What is a Doppler ultrasound? A Doppler ultrasound is an imaging test that uses sound waves to show blood moving through blood vessels. A regular ultrasound also uses sound waves to create images of structures inside the body, but it can't show blood flow. Doppler ultrasound works by measuring sound waves that are reflected from moving objects, such as red blood cells. This is known as the Doppler effect. There are different types of Doppler ultrasound tests.
- Color Doppler: This type of Doppler uses a computer to change sound waves into different colors. These colors show the speed and direction of blood flow in real time.
- Power Doppler: a newer type of color Doppler. It can provide more detail of blood flow than standard color Doppler. But it cannot show the direction of blood flow, which can be important in some cases.
- Spectral Doppler: This test shows blood flow information on a graph, rather than color pictures. It can help show how much of a blood vessel is blocked.
- Duplex Doppler: This test uses standard ultrasound to take images of blood vessels and organs. Then a computer turns the images into a graph, as in spectral Doppler.
- Continuous wave Doppler: In this test, sound waves are sent and received continuously. It allows for more accurate measurement of blood that flows at faster speeds.
Other names: Doppler ultrasonography
What is it used for?
Doppler ultrasound tests are used to help health care providers find out if you have a condition that is reducing or blocking your blood flow. It may also be used to help diagnose certain heart diseases. The test is most often used to:
- Check heart function. It is often done along with an electrocardiogram, a test that measures electrical signals in the heart.
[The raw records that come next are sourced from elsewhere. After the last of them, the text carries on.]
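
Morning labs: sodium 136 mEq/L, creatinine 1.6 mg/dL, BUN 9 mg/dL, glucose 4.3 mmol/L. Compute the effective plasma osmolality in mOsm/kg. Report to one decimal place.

276.3 mOsm/kg

Effective osmolality excludes urea (freely permeant across cell membranes):
2·Na + glucose
= 2·136 + 4.3
= 272 + 4.3
= 276.3 mOsm/kg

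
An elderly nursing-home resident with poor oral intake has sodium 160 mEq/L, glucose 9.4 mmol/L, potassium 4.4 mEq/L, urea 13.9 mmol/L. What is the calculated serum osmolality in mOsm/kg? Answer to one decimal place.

343.3 mOsm/kg

Calculated osmolality = 2·Na + glucose + urea
= 2·160 + 9.4 + 13.9
= 320 + 9.40 + 13.90
= 343.3 mOsm/kg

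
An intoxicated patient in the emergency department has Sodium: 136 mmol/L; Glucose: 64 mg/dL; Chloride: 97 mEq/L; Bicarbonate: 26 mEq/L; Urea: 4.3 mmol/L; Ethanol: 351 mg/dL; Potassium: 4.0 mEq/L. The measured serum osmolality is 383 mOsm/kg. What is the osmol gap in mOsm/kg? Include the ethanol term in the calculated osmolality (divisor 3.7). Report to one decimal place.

8.3 mOsm/kg

Calculated osmolality = 2·Na + glucose/18 + urea + ethanol/3.7
= 2·136 + 64/18 + 4.3 + 351/3.7
= 272 + 3.56 + 4.30 + 94.86
= 374.72 mOsm/kg ≈ 374.7 mOsm/kg
Osmolar gap = measured − calculated = 383 − 374.7 = 8.3 mOsm/kg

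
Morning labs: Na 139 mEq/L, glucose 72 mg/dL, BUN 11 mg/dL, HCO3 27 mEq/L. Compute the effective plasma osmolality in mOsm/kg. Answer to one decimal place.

Effective osmolality excludes urea (freely permeant across cell membranes):
2·Na + glucose/18
= 2·139 + 72/18
= 278 + 4
= 282 mOsm/kg

282.0 mOsm/kg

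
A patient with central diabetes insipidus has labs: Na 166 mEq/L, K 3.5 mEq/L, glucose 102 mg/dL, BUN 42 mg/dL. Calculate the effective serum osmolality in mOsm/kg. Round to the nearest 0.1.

337.7 mOsm/kg

Effective osmolality excludes urea (freely permeant across cell membranes):
2·Na + glucose/18
= 2·166 + 102/18
= 332 + 5.67
= 337.67 mOsm/kg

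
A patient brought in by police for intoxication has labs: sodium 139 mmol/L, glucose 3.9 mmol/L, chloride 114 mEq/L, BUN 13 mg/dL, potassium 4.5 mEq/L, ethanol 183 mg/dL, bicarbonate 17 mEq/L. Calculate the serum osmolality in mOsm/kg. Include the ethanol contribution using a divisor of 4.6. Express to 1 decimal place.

326.3 mOsm/kg

Calculated osmolality = 2·Na + glucose + BUN/2.8 + ethanol/4.6
= 2·139 + 3.9 + 13/2.8 + 183/4.6
= 278 + 3.90 + 4.64 + 39.78
= 326.32 mOsm/kg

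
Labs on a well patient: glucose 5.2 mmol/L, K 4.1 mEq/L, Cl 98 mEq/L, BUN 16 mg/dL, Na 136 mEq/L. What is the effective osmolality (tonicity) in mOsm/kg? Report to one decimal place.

277.2 mOsm/kg

Effective osmolality excludes urea (freely permeant across cell membranes):
2·Na + glucose
= 2·136 + 5.2
= 272 + 5.2
= 277.2 mOsm/kg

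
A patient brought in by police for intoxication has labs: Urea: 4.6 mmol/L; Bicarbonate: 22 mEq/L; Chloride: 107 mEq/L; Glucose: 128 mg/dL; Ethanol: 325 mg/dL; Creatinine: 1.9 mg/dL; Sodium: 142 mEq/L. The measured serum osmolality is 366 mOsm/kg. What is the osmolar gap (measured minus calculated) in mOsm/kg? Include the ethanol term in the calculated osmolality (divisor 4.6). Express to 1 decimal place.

Calculated osmolality = 2·Na + glucose/18 + urea + ethanol/4.6
= 2·142 + 128/18 + 4.6 + 325/4.6
= 284 + 7.11 + 4.60 + 70.65
= 366.36 mOsm/kg ≈ 366.4 mOsm/kg
Osmolar gap = measured − calculated = 366 − 366.4 = -0.4 mOsm/kg

-0.4 mOsm/kg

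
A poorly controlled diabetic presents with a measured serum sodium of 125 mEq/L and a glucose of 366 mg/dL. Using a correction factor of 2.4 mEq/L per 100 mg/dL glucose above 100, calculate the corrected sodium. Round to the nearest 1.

Corrected Na = measured Na + 2.4 · (glucose − 100)/100
= 125 + 2.4 · (366 − 100)/100
= 125 + 6.4
= 131.4 mEq/L

131 mEq/L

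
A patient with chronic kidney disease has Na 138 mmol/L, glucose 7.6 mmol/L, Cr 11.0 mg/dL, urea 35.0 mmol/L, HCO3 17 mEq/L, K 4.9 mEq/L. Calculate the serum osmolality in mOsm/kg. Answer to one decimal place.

Calculated osmolality = 2·Na + glucose + urea
= 2·138 + 7.6 + 35
= 276 + 7.60 + 35
= 318.6 mOsm/kg

318.6 mOsm/kg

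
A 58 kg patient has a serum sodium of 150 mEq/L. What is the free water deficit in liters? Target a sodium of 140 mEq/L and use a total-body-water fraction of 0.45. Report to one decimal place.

1.9 L

TBW = 0.45 · 58 = 26.1 L
Free water deficit = TBW · (Na/140 − 1)
= 26.1 · (150/140 − 1)
= 26.1 · 0.0714
= 1.86 L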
- Look for blockages in blood flow. Blocked blood flow in the legs can cause a condition called deep vein thrombosis (DVT).
- Check for blood vessel damage and for defects in the structure of the heart.
- Look for narrowing of blood vessels. Narrowed arteries in arms and legs can mean you have condition called peripheral arterial disease (PAD). Narrowing of arteries in the neck can mean you have a condition called carotid artery stenosis.
- Monitor blood flow after surgery.
- Check for normal blood flow in a pregnant woman and her unborn baby.